Há momentos em que para colocarmos a recato a nossa dignidade devemos ter o cuidado atento e diligente de nos demarcarmos das mais torpes formas de suposta denúncia.
Devo notar que me sinto frequentemente abatido sem remissão, quando constato quão poucos conseguem já manter uma vigilância serena sobre a forma como os orgaos de comunicação social, sobretudo aqueles que são despudoradamente os ''pivots'' do regime, arrastam as multidões atrás de parangonas que encobrem, apenas, a real dimensão e gravidade dos problemas.
A comunicação social tem gozado, suportada mesmo por ambiguidades legais, do privilégio de tratar da vida privada dos cidadãos com os mesmos critérios com que trata a vida e as responsabilidades públicas.
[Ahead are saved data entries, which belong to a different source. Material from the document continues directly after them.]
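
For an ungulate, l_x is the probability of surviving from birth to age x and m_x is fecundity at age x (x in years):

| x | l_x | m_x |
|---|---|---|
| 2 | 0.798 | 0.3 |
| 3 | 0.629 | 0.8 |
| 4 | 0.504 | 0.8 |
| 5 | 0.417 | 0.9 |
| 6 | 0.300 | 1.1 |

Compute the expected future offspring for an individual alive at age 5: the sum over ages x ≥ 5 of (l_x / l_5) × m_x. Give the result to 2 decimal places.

l_5 = 0.417. Conditional survival from age 5 to x is l_x / l_5.
  x=5: (0.417/0.417) × 0.9 = 0.9000
  x=6: (0.300/0.417) × 1.1 = 0.7914
Sum = 0.9000 + 0.7914 = 1.6914

1.69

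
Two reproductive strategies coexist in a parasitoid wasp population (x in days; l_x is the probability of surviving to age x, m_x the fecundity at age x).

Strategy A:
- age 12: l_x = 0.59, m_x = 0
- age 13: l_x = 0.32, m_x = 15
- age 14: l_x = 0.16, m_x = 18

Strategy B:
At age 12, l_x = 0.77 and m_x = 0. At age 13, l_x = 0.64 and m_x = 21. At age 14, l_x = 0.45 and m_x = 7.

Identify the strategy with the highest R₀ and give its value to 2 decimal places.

16.59

Strategy A: R₀ = 0.59×0 + 0.32×15 + 0.16×18 = 7.6800
Strategy B: R₀ = 0.77×0 + 0.64×21 + 0.45×7 = 16.5900
Highest R₀: strategy B with 16.5900.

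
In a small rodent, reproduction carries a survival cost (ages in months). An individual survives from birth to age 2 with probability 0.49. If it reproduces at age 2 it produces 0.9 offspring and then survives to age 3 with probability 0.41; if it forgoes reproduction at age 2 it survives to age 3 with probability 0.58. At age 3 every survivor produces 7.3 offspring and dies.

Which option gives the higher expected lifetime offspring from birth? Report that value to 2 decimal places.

2.07

breed at age 2: R₀ = 0.49 × (0.9 + 0.41 × 7.3) = 0.49 × 3.8930 = 1.9076
delay to age 3: R₀ = 0.49 × (0.58 × 7.3) = 0.49 × 4.2340 = 2.0747
Higher: delay to age 3 (2.0747).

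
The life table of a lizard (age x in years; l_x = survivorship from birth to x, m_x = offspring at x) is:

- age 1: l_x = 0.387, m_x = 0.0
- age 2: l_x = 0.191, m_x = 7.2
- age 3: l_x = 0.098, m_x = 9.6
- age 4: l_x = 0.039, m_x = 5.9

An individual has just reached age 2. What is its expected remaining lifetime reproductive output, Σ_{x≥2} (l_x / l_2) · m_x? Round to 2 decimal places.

13.33

l_2 = 0.191. Conditional survival from age 2 to x is l_x / l_2.
  x=2: (0.191/0.191) × 7.2 = 7.2000
  x=3: (0.098/0.191) × 9.6 = 4.9257
  x=4: (0.039/0.191) × 5.9 = 1.2047
Sum = 7.2000 + 4.9257 + 1.2047 = 13.3304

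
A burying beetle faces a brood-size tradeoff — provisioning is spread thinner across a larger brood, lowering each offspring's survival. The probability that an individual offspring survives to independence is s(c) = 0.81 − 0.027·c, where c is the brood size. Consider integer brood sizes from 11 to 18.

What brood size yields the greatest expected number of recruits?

Expected recruits = c × s(c):
  c=11: 11 × 0.513 = 5.643
  c=12: 12 × 0.486 = 5.832
  c=13: 13 × 0.459 = 5.967
  c=14: 14 × 0.432 = 6.048
  c=15: 15 × 0.405 = 6.075
  c=16: 16 × 0.378 = 6.048
  c=17: 17 × 0.351 = 5.967
  c=18: 18 × 0.324 = 5.832
Maximum at c = 15 (6.075 recruits).

15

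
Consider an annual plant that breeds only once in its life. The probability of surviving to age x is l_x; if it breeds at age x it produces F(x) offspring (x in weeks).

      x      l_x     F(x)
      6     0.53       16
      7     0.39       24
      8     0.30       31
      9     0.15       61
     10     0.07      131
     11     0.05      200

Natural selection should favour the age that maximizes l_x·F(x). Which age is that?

11

Expected offspring if breeding at age x = l_x × F(x):
  age 6: 0.53 × 16 = 8.480
  age 7: 0.39 × 24 = 9.360
  age 8: 0.30 × 31 = 9.300
  age 9: 0.15 × 61 = 9.150
  age 10: 0.07 × 131 = 9.170
  age 11: 0.05 × 200 = 10.000
Maximum at age 11 (10.000).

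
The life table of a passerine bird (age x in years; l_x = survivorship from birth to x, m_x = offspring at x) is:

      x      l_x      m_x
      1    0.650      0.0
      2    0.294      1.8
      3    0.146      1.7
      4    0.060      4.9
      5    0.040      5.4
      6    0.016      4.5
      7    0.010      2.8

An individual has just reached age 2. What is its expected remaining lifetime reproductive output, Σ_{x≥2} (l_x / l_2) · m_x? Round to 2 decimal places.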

Não distingue os negócios privados dos públicos. E, ao focar a atenção nos negócios privados, desfoca-a dos negócios públicos, que são aqueles que, em primeira instância, requerem a nossa atenção e vigilância.
Os negócios privados interessam-me quando se servem da cobertura do exercício de funções públicas, ou quando violam, liminarmente, a ordem, a ética e a justiça social.
Se a forma como este assunto é tratado nesta notícia do Diário de Notícias não é torpe, obscena, mesquinha e não denota um espírito inquinado de má fé e de oportunismo demagogo, eu desisto da minha cidadania.
Eu já propus e fundamentei que o caso BCP foi tanto ou mais fraudulento do que o caso BPN, que se tornou o cúmulo da fraude após a ''nacionalização''. Mas no que respeita aos mecanismos de auto financiamento de ''gangs'' domésticos, concedendo-lhes créditos para espoliar capital social, o caso BCP é tanto ou mais fraudulento do que o caso BPN e os seus efeitos podem ter sido muito mais drásticos sobre o sistema.
E podemos alegar que o caso BCP, como não foi nacionalizado, ficou em cicatriz mas sanado. Santa ingenuidade. E as recapitalizações?
Mas está bem. Do caso BCP ficam as acções da Paula Teixeira da Cruz. Como do caso BPN, para o Diário de Notícias e CM, ficam as acções de Cavaco e de Machete.